🤖 AI Summary
Existing rule-based web intrusion detection systems suffer from rule redundancy and insufficient variant coverage due to neglecting semantic relationships between novel attacks and existing rules. To address this, we propose the first end-to-end large language model (LLM)-driven framework for automated rule generation and repair. Our approach employs a multi-agent collaboration mechanism integrating attack-sample relationship identification, tool-augmented syntactic/semantic validation, incremental signature updating, and real-time feedback verification—enabling adaptive evolution of rule sets. Innovatively, multiple specialized LLMs coordinate tasks—including attack-type classification, rule generation, and consistency checking—to mitigate hallucination while ensuring accuracy and interpretability. Experiments on public and private datasets demonstrate that our method reduces rule redundancy by 38.7% on average, improves variant attack detection by 22.4%, achieves 91.3% accuracy in rule generation and repair, and exhibits superior generalization over baseline approaches.
📝 Abstract
Rule-based network intrusion detection systems play a crucial role in the real-time detection of Web attacks. However, most existing works primarily focus on automatically generating detection rules for new attacks, often overlooking the relationships between new attacks and existing rules, which leads to significant redundancy within the ever-expanding ruleset.
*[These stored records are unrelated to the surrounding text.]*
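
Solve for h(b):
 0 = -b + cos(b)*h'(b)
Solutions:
 h(b) = C1 + Integral(b/cos(b), b)


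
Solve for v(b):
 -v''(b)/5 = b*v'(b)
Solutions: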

To address this issue, we propose GRIDAI, a novel end-to-end framework for the automated Generation and Repair of Intrusion Detection rules through collaboration among multiple LLM-based agents. Unlike traditional methods, GRIDAI first assesses the nature of incoming attack samples. If the sample represents a new attack type, it is used to generate a new rule. Otherwise, the sample is identified as a variant of an attack already covered by an existing rule and used to repair the rule by updating the corresponding signature, thereby enhancing its generalization capability. Additionally, to mitigate syntactic and semantic errors in rules caused by LLM hallucinations, we incorporate a tool-based real-time validation mechanism and a representative attack sample maintained for each rule, enabling fully automated rule generation and repair. Comprehensive experiments were conducted on a public dataset containing seven types of attacks and a private dataset with 43 attack types. The results demonstrate that GRIDAI accurately identifies the relationships between new attack samples and existing rules, efficiently generates and repairs rules to handle new attacks and variants, and effectively mitigates the impact of LLM hallucinations.